Washington College Makes List of "40 Gems" in Book on the Admissions Process

Washington College is an "overlooked gem" that deserves more attention from applicants and parents, according to the newest edition of Acceptance, a book about college admissions counseling by Pulitzer-Prize winning journalist David Marcus.

The book profiles veteran guidance counselor Gwyeth "Smitty" Smith, who recently retired from a public high school in Oyster Bay, N.Y. , and follows him through an admissions season. In the book, Smith urges students to look at the "fit" of a college, and not just its name-brand prestige.

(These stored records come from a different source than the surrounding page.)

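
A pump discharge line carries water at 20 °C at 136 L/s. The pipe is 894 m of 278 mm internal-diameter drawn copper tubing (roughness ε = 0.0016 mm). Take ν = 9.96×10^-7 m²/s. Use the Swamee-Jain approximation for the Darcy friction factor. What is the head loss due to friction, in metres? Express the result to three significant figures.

V = 4Q/(πD²) = 4·0.136/(π·0.278²) = 2.241 m/s
Re = VD/ν = 2.241·0.278/9.96×10^-7 = 6.25×10^5 → turbulent
ε/D = 0.0016/278 = 5.76×10^-6
Swamee-Jain: f = 0.01269
h_f = f(L/D)V²/(2g) = 0.01269·(894/0.278)·2.241²/(2·9.81) = 10.44 m

h_f ≈ 10.4 m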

The newly released paperbook edition includes Smith's 40 favorite colleges from his 40 years of counseling, and that list includes Washington College. "Washington College truly puts students first,” Smith says. "The students often form lifelong friendships with professors, and those relationships help when it’s time to look for a job.”

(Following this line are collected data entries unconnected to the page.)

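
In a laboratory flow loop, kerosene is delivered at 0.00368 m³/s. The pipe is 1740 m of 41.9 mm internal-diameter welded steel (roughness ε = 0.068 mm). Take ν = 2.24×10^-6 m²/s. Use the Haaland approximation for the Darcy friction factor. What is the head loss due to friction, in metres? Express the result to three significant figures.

V = 4Q/(πD²) = 4·0.00368/(π·0.0419²) = 2.669 m/s
Re = VD/ν = 2.669·0.0419/2.24×10^-6 = 4.99×10^4 → turbulent
ε/D = 0.068/41.9 = 0.00162
Haaland: f = 0.02538
h_f = f(L/D)V²/(2g) = 0.02538·(1740/0.0419)·2.669²/(2·9.81) = 382.6 m

h_f ≈ 383 m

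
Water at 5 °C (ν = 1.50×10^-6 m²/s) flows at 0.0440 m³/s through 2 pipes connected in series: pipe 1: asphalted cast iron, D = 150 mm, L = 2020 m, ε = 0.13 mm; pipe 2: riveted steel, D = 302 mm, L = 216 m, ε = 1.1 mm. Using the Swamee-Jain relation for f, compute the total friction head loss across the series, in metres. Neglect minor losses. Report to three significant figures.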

Smith praises Washington College’s programs in writing, history and ecology, each one centered on a prestigious satellite institution: the Rose O’Neill Literary House, the C.V. Starr Center for the Study of the American Experience, and the Center for Environment and Society.

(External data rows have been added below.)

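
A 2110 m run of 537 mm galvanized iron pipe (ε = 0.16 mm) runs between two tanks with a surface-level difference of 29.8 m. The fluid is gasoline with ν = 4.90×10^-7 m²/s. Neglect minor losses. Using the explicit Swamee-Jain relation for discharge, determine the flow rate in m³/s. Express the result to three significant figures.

Q ≈ 0.710 m³/s

Swamee-Jain (Type II): Q = -0.965·√(gD⁵h_f/L)·ln[ε/(3.7D) + √(3.17ν²L/(gD³h_f))]
√(gD⁵h_f/L) = √(9.81·0.537⁵·29.8/2110) = 0.07866
ε/(3.7D) = 8.05×10^-5; √(3.17ν²L/(gD³h_f)) = 5.96×10^-6
Q = -0.965·0.07866·ln(8.648×10^-5) = 0.7101 m³/s
Check: V = 3.14 m/s, Re = 3.44×10^6, f = 0.01520, h_f = 29.9 m ≈ 29.8 m ✓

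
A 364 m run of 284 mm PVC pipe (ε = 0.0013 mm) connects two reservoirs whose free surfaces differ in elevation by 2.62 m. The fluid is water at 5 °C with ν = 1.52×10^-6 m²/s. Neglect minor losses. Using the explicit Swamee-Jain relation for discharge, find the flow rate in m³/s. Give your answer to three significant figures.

Q ≈ 0.106 m³/s

Swamee-Jain (Type II): Q = -0.965·√(gD⁵h_f/L)·ln[ε/(3.7D) + √(3.17ν²L/(gD³h_f))]
√(gD⁵h_f/L) = √(9.81·0.284⁵·2.62/364) = 0.01142
ε/(3.7D) = 1.24×10^-6; √(3.17ν²L/(gD³h_f)) = 6.73×10^-5
Q = -0.965·0.01142·ln(6.853×10^-5) = 0.1057 m³/s
Check: V = 1.67 m/s, Re = 3.12×10^5, f = 0.01433, h_f = 2.60 m ≈ 2.62 m ✓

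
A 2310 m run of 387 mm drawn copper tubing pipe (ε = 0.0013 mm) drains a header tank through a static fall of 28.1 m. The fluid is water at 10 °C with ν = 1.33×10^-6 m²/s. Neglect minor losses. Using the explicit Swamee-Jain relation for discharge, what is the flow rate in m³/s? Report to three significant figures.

Swamee-Jain (Type II): Q = -0.965·√(gD⁵h_f/L)·ln[ε/(3.7D) + √(3.17ν²L/(gD³h_f))]
√(gD⁵h_f/L) = √(9.81·0.387⁵·28.1/2310) = 0.03219
ε/(3.7D) = 9.08×10^-7; √(3.17ν²L/(gD³h_f)) = 2.85×10^-5
Q = -0.965·0.03219·ln(2.938×10^-5) = 0.3241 m³/s
Check: V = 2.76 m/s, Re = 8.02×10^5, f = 0.01212, h_f = 28.0 m ≈ 28.1 m ✓

Q ≈ 0.324 m³/s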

He also likes the school’s location, with its access to the Chester River and its proximity to Washington D.C., Annapolis, and Philadelphia. “Not only is the campus in a gorgeous, historic town,” he says. “But it’s well situated for landing internships.”

Author Marcus and “Smitty” have spoken to thousands of parents, teenagers and guidance counselors during their nationwide tour of schools, churches and synagogues. They reassure families that a student's comfort with a campus is far more important than a famous name on the gates.

Smith calls the college quest the “great American adolescent rite of passage,” and the book’s narrative shows young men and women on journeys of self-discovery. Published by Penguin, the book also offers Smith's advice on a variety of topics, including standardized tests, college-prep courses, and campus visits (“sit in on a professor teaching a subject you’re sure you’d want to take as well as one you assume you’d never take”).

Smith is particularly emphatic about the application essay. "Sometimes an incredible essay can sway admissions officers into accepting a borderline applicant, and even a long shot." His bottom line about the whole process: “It’s not just about ‘getting in,’ but rather about awakening the kids to themselves, and to a life's path.”